Brookfield Snags Office Complex in San Jose

Brookfield Asset Management has agreed to pay $128 million for a downtown San Jose office property, making a value-added bet on the city’s urban revitalization.

The two-building complex, Towers @ 2nd, encompasses 412,000 square feet of space that is 65% leased. The marketing pitch was that in addition to leasing vacant space amid growing demand, a buyer could raise rents, currently 22% below the market level, as leases roll over.

Toronto-based Brookfield is acting via a $9 billion opportunity fund, Brookfield Strategic Real Estate Partners 2. CBRE is representing the seller, a partnership between Dallas-based Invesco Real Estate and Harvest Properties of Emeryville, Calif.

The agreement caps a solid play by Invesco and Harvest. They acquired the property from SteelWave of Foster City, Calif., for $62.2 million in 2015, when the occupancy rate was only 50%. The duo then pumped $11.1 million into renovations and landed a major tenant. New York-based WeWork, which chose the property for its first Silicon Valley shared-workspace location, took over 73,000 sf of space last year under a 15-year lease.

Other tenants include California Newspaper Partners, which leases 33,000 sf for the headquarters of the San Jose Mercury News; Environmental & Occupational Risk Management (13,000 sf), Dealer CMO (11,000 sf) and Excel MSO (11,000 sf).

The larger building, with 215,000 sf, is at Four North Second Street. That 13-story property, developed in 1972, is 52% leased. The other, with 196,000 sf, is at 75 East Santa Clara Street. Completed in 1974, that 14-story building is 79% leased. Each has an underground garage. The complex is two blocks from City Hall and a few blocks from the campus of San Jose State University.

The marketing campaign emphasized that San Jose’s downtown is on the cusp of a massive transformation as more technology firms move in. Google and Dallas developer Trammell Crow are talking with the city about a potential 8 million-sf mixed-use development on 240 acres surrounding the San Jose Diridon train station.

Also, voters last year approved a sales-tax increase to raise billions of dollars for infrastructure improvements, including $1.5 billion to expand BART rail service via a subway beneath Santa Clara Street. The downtown station on that line would be adjacent to Towers @ 2nd.

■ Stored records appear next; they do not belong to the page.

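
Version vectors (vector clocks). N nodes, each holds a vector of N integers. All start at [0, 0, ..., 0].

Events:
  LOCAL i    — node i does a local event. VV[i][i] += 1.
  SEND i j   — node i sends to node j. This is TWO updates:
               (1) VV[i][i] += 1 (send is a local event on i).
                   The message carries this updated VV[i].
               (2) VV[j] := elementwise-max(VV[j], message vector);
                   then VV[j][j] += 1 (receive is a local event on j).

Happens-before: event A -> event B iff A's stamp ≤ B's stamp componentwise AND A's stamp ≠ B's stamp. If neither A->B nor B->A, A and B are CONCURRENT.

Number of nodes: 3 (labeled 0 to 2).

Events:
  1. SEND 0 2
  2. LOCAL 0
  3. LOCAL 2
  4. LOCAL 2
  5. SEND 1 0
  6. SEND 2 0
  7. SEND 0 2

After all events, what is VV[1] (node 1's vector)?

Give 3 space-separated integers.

Initial: VV[0]=[0, 0, 0]
Initial: VV[1]=[0, 0, 0]
Initial: VV[2]=[0, 0, 0]
Event 1: SEND 0->2: VV[0][0]++ -> VV[0]=[1, 0, 0], msg_vec=[1, 0, 0]; VV[2]=max(VV[2],msg_vec) then VV[2][2]++ -> VV[2]=[1, 0, 1]
Event 2: LOCAL 0: VV[0][0]++ -> VV[0]=[2, 0, 0]
Event 3: LOCAL 2: VV[2][2]++ -> VV[2]=[1, 0, 2]
Event 4: LOCAL 2: VV[2][2]++ -> VV[2]=[1, 0, 3]
Event 5: SEND 1->0: VV[1][1]++ -> VV[1]=[0, 1, 0], msg_vec=[0, 1, 0]; VV[0]=max(VV[0],msg_vec) then VV[0][0]++ -> VV[0]=[3, 1, 0]
Event 6: SEND 2->0: VV[2][2]++ -> VV[2]=[1, 0, 4], msg_vec=[1, 0, 4]; VV[0]=max(VV[0],msg_vec) then VV[0][0]++ -> VV[0]=[4, 1, 4]
Event 7: SEND 0->2: VV[0][0]++ -> VV[0]=[5, 1, 4], msg_vec=[5, 1, 4]; VV[2]=max(VV[2],msg_vec) then VV[2][2]++ -> VV[2]=[5, 1, 5]
Final vectors: VV[0]=[5, 1, 4]; VV[1]=[0, 1, 0]; VV[2]=[5, 1, 5]

Answer: 0 1 0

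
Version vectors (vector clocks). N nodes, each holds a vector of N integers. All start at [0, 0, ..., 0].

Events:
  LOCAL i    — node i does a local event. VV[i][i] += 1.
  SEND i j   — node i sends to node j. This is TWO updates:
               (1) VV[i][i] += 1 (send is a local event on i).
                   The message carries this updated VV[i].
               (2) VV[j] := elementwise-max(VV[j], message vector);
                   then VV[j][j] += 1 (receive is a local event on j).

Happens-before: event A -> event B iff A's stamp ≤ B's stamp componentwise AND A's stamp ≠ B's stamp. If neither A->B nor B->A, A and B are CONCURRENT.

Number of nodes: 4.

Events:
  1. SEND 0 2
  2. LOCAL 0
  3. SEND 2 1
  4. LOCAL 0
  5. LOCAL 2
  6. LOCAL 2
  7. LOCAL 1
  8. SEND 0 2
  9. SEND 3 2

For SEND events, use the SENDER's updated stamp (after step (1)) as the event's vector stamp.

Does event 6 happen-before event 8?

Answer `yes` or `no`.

Answer: no

Derivation:
Initial: VV[0]=[0, 0, 0, 0]
Initial: VV[1]=[0, 0, 0, 0]
Initial: VV[2]=[0, 0, 0, 0]
Initial: VV[3]=[0, 0, 0, 0]
Event 1: SEND 0->2: VV[0][0]++ -> VV[0]=[1, 0, 0, 0], msg_vec=[1, 0, 0, 0]; VV[2]=max(VV[2],msg_vec) then VV[2][2]++ -> VV[2]=[1, 0, 1, 0]
Event 2: LOCAL 0: VV[0][0]++ -> VV[0]=[2, 0, 0, 0]
Event 3: SEND 2->1: VV[2][2]++ -> VV[2]=[1, 0, 2, 0], msg_vec=[1, 0, 2, 0]; VV[1]=max(VV[1],msg_vec) then VV[1][1]++ -> VV[1]=[1, 1, 2, 0]
Event 4: LOCAL 0: VV[0][0]++ -> VV[0]=[3, 0, 0, 0]
Event 5: LOCAL 2: VV[2][2]++ -> VV[2]=[1, 0, 3, 0]
Event 6: LOCAL 2: VV[2][2]++ -> VV[2]=[1, 0, 4, 0]
Event 7: LOCAL 1: VV[1][1]++ -> VV[1]=[1, 2, 2, 0]
Event 8: SEND 0->2: VV[0][0]++ -> VV[0]=[4, 0, 0, 0], msg_vec=[4, 0, 0, 0]; VV[2]=max(VV[2],msg_vec) then VV[2][2]++ -> VV[2]=[4, 0, 5, 0]
Event 9: SEND 3->2: VV[3][3]++ -> VV[3]=[0, 0, 0, 1], msg_vec=[0, 0, 0, 1]; VV[2]=max(VV[2],msg_vec) then VV[2][2]++ -> VV[2]=[4, 0, 6, 1]
Event 6 stamp: [1, 0, 4, 0]
Event 8 stamp: [4, 0, 0, 0]
[1, 0, 4, 0] <= [4, 0, 0, 0]? False. Equal? False. Happens-before: False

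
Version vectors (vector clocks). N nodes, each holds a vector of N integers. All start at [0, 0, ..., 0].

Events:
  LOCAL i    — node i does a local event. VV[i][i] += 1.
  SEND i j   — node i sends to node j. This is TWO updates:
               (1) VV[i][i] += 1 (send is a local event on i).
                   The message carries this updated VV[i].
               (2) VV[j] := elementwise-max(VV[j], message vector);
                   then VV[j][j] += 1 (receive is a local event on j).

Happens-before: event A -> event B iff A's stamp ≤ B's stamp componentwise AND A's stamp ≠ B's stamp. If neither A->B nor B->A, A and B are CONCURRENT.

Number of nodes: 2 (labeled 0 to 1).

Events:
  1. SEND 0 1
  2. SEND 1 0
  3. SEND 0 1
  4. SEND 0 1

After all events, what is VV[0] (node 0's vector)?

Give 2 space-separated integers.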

A light-rail line already runs past the property.

The downtown area, which long had been a 9-to-5 neighborhood, has already made some progress in pivoting toward a “live-work-play” community attractive to young workers and their employers. Since 2000, 3,771 multi-family units were built downtown, with nearly 60% completed in the past two years alone. Another 2,100 units are under construction, and there are plans for hotels and other commercial development in the area.

Downtown San Jose’s 10.9 million sf of office space was 89.4% leased at the end of the third quarter, according to CBRE. Asking rents average $40.44/sf, up 70% over the past four years.